A faith-based program at the Fayette County Detention Center using pastoral experience, Correctional psychology, Wisdom traditions including AA, group dynamics and volunteers. The project coordinator has 17 years experience in correctional consulting and 40 years experience in pastoral counseling (overlapping :-)

Wednesday, June 28, 2006

Request to video tape FF8 group discussions.

June 28, 2006
Major Eads, FCDC

We are doing something different in The Fierce Landscape for the Spiritual Warrior FF8 group --part of my goal from the beginning. But now being regularly acccomplished (finally) even with the turnover. With regular volunteers, now near the beginning of our 4th year, we have helped create a working group process that has become a “therapeutic community.” The process involves openness and honesty, sharing at a deep level, facing oneself and how much hurt one has given loved ones, recognizing the uniqueness of each person, learning from one another, listening and changing habits and attitudes. In other words, facing and accomplishing the radical change necessary. Only a group process has the power to do this and it takes time to develop.

BTW, I specialized in group therapy for many years, and was a certified member of the American Group Psychotherapy Association, so this substantial past experience has helped, together with a total of some 20 years correctional experience. I also did a workshop on Psychological Games Addictive / Offenders play and how to avoid the traps and burnout for the Tenth Annual Drug Court Conference that was recently completed and highly evaluated.

My guess is that FCDC does not have any other programs that are aiming for or accomplishing this kind of personal change via group process. No program that is merely teach, talk or study, in my opinion, can stimulate this kind of personal facing of one self and the change necessary to avoid recidivism.

We now have regular volunteers for six lessons per week and have recruited several women for a woman’s group, with Chaplain Howell’s generous cooperation. After several months, the women volunteers tell me they are finally getting to a group process with the women trusting each other enough to open up. It took us over a year to get to this level in FF8, where the sense of the group was strong enough for them to meet daily on their own, taking turns in leader roles.

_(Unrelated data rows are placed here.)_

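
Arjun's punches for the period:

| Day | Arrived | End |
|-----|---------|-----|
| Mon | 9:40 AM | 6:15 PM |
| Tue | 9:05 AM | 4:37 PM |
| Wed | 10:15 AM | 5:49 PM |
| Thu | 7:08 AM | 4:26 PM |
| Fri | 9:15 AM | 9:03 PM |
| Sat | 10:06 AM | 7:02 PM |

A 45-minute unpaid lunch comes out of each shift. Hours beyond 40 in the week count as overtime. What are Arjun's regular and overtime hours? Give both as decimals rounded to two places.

Mon: 9:40 AM–6:15 PM = 8 h 35 min; less 45 min break → 7 h 50 min
Tue: 9:05 AM–4:37 PM = 7 h 32 min; less 45 min break → 6 h 47 min
Wed: 10:15 AM–5:49 PM = 7 h 34 min; less 45 min break → 6 h 49 min
Thu: 7:08 AM–4:26 PM = 9 h 18 min; less 45 min break → 8 h 33 min
Fri: 9:15 AM–9:03 PM = 11 h 48 min; less 45 min break → 11 h 3 min
Sat: 10:06 AM–7:02 PM = 8 h 56 min; less 45 min break → 8 h 11 min
Total worked: 49 h 13 min = 49.22 h.
Threshold 40 h → overtime 9 h 13 min, regular 40 h 0 min.

Regular 40.00 hours, overtime 9.22 hours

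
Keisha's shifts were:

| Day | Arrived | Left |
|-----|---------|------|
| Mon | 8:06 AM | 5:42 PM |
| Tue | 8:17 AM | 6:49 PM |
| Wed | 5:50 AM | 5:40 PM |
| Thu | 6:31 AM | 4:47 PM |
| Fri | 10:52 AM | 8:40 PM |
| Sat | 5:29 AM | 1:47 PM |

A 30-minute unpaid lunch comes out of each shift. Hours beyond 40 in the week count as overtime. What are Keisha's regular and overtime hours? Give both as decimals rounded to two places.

Mon: 8:06 AM–5:42 PM = 9 h 36 min; less 30 min break → 9 h 6 min
Tue: 8:17 AM–6:49 PM = 10 h 32 min; less 30 min break → 10 h 2 min
Wed: 5:50 AM–5:40 PM = 11 h 50 min; less 30 min break → 11 h 20 min
Thu: 6:31 AM–4:47 PM = 10 h 16 min; less 30 min break → 9 h 46 min
Fri: 10:52 AM–8:40 PM = 9 h 48 min; less 30 min break → 9 h 18 min
Sat: 5:29 AM–1:47 PM = 8 h 18 min; less 30 min break → 7 h 48 min
Total worked: 57 h 20 min = 57.33 h.
Threshold 40 h → overtime 17 h 20 min, regular 40 h 0 min.

Regular 40.00 hours, overtime 17.33 hours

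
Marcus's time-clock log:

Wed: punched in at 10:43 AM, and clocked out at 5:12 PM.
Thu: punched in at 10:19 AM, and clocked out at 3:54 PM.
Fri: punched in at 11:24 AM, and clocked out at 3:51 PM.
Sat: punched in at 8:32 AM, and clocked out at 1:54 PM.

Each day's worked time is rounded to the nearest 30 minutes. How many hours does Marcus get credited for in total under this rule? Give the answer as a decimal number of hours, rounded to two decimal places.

22.00 hours

Wed: 10:43 AM–5:12 PM = 6 h 29 min → rounds to 6 h 30 min
Thu: 10:19 AM–3:54 PM = 5 h 35 min → rounds to 5 h 30 min
Fri: 11:24 AM–3:51 PM = 4 h 27 min → rounds to 4 h 30 min
Sat: 8:32 AM–1:54 PM = 5 h 22 min → rounds to 5 h 30 min
Total credited: 22 h 0 min.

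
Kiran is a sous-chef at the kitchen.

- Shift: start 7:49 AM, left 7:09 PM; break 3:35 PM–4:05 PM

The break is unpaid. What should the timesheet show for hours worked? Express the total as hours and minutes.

Shift: 7:49 AM–7:09 PM = 11 h 20 min; less 30 min break → 10 h 50 min

10 h 50 min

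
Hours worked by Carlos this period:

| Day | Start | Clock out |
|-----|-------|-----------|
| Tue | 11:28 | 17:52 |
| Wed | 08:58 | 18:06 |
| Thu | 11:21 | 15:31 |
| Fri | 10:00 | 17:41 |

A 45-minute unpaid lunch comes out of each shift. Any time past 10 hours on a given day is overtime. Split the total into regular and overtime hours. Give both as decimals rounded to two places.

Regular 24.38 hours, overtime 0.00 hours

Tue: 11:28–17:52 = 6 h 24 min; less 45 min break → 5 h 39 min
Wed: 08:58–18:06 = 9 h 8 min; less 45 min break → 8 h 23 min
Thu: 11:21–15:31 = 4 h 10 min; less 45 min break → 3 h 25 min
Fri: 10:00–17:41 = 7 h 41 min; less 45 min break → 6 h 56 min
Tue reg 5 h 39 min / OT 0 h 0 min; Wed reg 8 h 23 min / OT 0 h 0 min; Thu reg 3 h 25 min / OT 0 h 0 min; Fri reg 6 h 56 min / OT 0 h 0 min.
Totals: regular 24 h 23 min, overtime 0 h 0 min.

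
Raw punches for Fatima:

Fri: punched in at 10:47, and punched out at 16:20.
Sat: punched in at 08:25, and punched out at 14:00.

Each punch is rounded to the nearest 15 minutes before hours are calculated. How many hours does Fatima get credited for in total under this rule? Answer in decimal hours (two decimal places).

11.00 hours

Fri: in 10:47→10:45, out 16:20→16:15; 5 h 30 min
Sat: in 08:25→08:30, out 14:00→14:00; 5 h 30 min
Total credited: 11 h 0 min.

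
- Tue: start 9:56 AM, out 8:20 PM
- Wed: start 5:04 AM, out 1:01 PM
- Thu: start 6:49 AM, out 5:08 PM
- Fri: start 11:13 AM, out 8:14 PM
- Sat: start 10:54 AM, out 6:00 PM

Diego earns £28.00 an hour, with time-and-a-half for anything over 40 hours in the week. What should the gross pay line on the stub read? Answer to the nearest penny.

Tue: 9:56 AM–8:20 PM = 10 h 24 min
Wed: 5:04 AM–1:01 PM = 7 h 57 min
Thu: 6:49 AM–5:08 PM = 10 h 19 min
Fri: 11:13 AM–8:14 PM = 9 h 1 min
Sat: 10:54 AM–6:00 PM = 7 h 6 min
Total worked: 44 h 47 min = 2687 min.
Regular 40 h 0 min = 2400 min at £28.00/h; overtime 4 h 47 min = 287 min at £42.00/h.
Pay = (2400 × £28.00 + 287 × £42.00) ÷ 60 = £1320.90.

£1320.90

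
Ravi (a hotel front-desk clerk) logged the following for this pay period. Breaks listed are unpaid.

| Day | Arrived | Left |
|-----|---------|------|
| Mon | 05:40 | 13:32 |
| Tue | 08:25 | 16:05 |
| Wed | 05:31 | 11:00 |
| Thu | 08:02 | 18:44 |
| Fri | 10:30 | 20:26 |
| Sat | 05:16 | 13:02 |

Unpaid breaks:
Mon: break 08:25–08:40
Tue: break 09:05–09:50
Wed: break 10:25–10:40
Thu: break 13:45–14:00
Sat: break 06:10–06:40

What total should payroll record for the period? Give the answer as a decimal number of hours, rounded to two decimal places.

Mon: 05:40–13:32 = 7 h 52 min; less 15 min break → 7 h 37 min
Tue: 08:25–16:05 = 7 h 40 min; less 45 min break → 6 h 55 min
Wed: 05:31–11:00 = 5 h 29 min; less 15 min break → 5 h 14 min
Thu: 08:02–18:44 = 10 h 42 min; less 15 min break → 10 h 27 min
Fri: 10:30–20:26 = 9 h 56 min
Sat: 05:16–13:02 = 7 h 46 min; less 30 min break → 7 h 16 min
Total: 7 h 37 min + 6 h 55 min + 5 h 14 min + 10 h 27 min + 9 h 56 min + 7 h 16 min = 47 h 25 min.

47.42 hours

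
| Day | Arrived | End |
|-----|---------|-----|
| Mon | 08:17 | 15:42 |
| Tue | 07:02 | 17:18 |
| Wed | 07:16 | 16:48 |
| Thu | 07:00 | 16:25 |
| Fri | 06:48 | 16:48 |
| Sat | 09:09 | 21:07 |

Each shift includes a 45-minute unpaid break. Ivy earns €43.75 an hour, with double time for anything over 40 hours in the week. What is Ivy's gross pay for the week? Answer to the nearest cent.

€2983.75

Mon: 08:17–15:42 = 7 h 25 min; less 45 min break → 6 h 40 min
Tue: 07:02–17:18 = 10 h 16 min; less 45 min break → 9 h 31 min
Wed: 07:16–16:48 = 9 h 32 min; less 45 min break → 8 h 47 min
Thu: 07:00–16:25 = 9 h 25 min; less 45 min break → 8 h 40 min
Fri: 06:48–16:48 = 10 h 0 min; less 45 min break → 9 h 15 min
Sat: 09:09–21:07 = 11 h 58 min; less 45 min break → 11 h 13 min
Total worked: 54 h 6 min = 3246 min.
Regular 40 h 0 min = 2400 min at €43.75/h; overtime 14 h 6 min = 846 min at €87.50/h.
Pay = (2400 × €43.75 + 846 × €87.50) ÷ 60 = €2983.75.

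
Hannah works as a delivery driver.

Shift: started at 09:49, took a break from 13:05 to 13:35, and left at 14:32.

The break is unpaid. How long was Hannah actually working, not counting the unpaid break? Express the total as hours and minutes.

Shift: 09:49–14:32 = 4 h 43 min; less 30 min break → 4 h 13 min

4 h 13 min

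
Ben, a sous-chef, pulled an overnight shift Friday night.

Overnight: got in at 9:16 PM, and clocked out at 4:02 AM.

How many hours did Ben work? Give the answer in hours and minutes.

Overnight: 9:16 PM → midnight = 2 h 44 min; midnight → 4:02 AM = 4 h 2 min; span 6 h 46 min

6 h 46 min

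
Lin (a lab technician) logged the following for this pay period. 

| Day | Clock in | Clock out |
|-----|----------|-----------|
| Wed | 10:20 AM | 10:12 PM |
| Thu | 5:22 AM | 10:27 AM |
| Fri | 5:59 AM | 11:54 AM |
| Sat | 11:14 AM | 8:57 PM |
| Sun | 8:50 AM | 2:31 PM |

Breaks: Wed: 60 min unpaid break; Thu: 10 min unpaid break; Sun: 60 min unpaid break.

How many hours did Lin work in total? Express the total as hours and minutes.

Wed: 10:20 AM–10:12 PM = 11 h 52 min; less 60 min break → 10 h 52 min
Thu: 5:22 AM–10:27 AM = 5 h 5 min; less 10 min break → 4 h 55 min
Fri: 5:59 AM–11:54 AM = 5 h 55 min
Sat: 11:14 AM–8:57 PM = 9 h 43 min
Sun: 8:50 AM–2:31 PM = 5 h 41 min; less 60 min break → 4 h 41 min
Total: 10 h 52 min + 4 h 55 min + 5 h 55 min + 9 h 43 min + 4 h 41 min = 36 h 6 min.

36 h 6 min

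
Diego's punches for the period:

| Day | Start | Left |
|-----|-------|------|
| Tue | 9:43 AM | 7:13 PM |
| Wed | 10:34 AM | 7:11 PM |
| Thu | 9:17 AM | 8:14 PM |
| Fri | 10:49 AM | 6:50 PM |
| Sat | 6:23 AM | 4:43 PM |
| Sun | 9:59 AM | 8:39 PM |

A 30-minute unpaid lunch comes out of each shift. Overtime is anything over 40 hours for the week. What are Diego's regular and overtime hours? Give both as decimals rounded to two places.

Regular 40.00 hours, overtime 15.08 hours

Tue: 9:43 AM–7:13 PM = 9 h 30 min; less 30 min break → 9 h 0 min
Wed: 10:34 AM–7:11 PM = 8 h 37 min; less 30 min break → 8 h 7 min
Thu: 9:17 AM–8:14 PM = 10 h 57 min; less 30 min break → 10 h 27 min
Fri: 10:49 AM–6:50 PM = 8 h 1 min; less 30 min break → 7 h 31 min
Sat: 6:23 AM–4:43 PM = 10 h 20 min; less 30 min break → 9 h 50 min
Sun: 9:59 AM–8:39 PM = 10 h 40 min; less 30 min break → 10 h 10 min
Total worked: 55 h 5 min = 55.08 h.
Threshold 40 h → overtime 15 h 5 min, regular 40 h 0 min.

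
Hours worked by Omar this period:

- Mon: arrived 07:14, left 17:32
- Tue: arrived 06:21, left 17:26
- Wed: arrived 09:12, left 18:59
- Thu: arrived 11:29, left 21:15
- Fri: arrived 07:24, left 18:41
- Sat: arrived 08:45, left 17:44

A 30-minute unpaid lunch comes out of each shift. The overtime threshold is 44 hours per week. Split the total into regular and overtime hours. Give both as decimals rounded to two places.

Mon: 07:14–17:32 = 10 h 18 min; less 30 min break → 9 h 48 min
Tue: 06:21–17:26 = 11 h 5 min; less 30 min break → 10 h 35 min
Wed: 09:12–18:59 = 9 h 47 min; less 30 min break → 9 h 17 min
Thu: 11:29–21:15 = 9 h 46 min; less 30 min break → 9 h 16 min
Fri: 07:24–18:41 = 11 h 17 min; less 30 min break → 10 h 47 min
Sat: 08:45–17:44 = 8 h 59 min; less 30 min break → 8 h 29 min
Total worked: 58 h 12 min = 58.20 h.
Threshold 44 h → overtime 14 h 12 min, regular 44 h 0 min.

Regular 44.00 hours, overtime 14.20 hours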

Our current project is inviting these inmates to write a “Before, During and After” script for TV novella, or soap opera, which they are enthusiastically engaged in. Because the process of trust, openness, sharing and personal change is different from the usual didactive programs in corrections, I request, with your permission, that we plan as soon as possible to video tape one or several sessions of our group. Then also to tape the performance of the script, tentatively titled: “Being Crazy, Changing Crazy, Meeting Crazy later”

Allow me to say that this kind of deep group sharing can be instructive not only for the changes these men are making, but also serve as a useful demo for other correctional programs, for the women’s group, for volunteers and perhaps, should you deem it useful, even for your staff. I propose that we, the volunteers and the men in FF8 are demonstrating what is possible in programming, and what can give hope, energy and direction to others. It might even serve as a model of what can be accomplished in programming.

Administrative procedures would be necessary, sign-offs and releases, of course. Please consider arranging for the video-taping of an FF8 session. I will check back within a week for your thoughts.

Paschal Baute,
Priest and Psychologist
Spiritual Growth Network of Kentucky.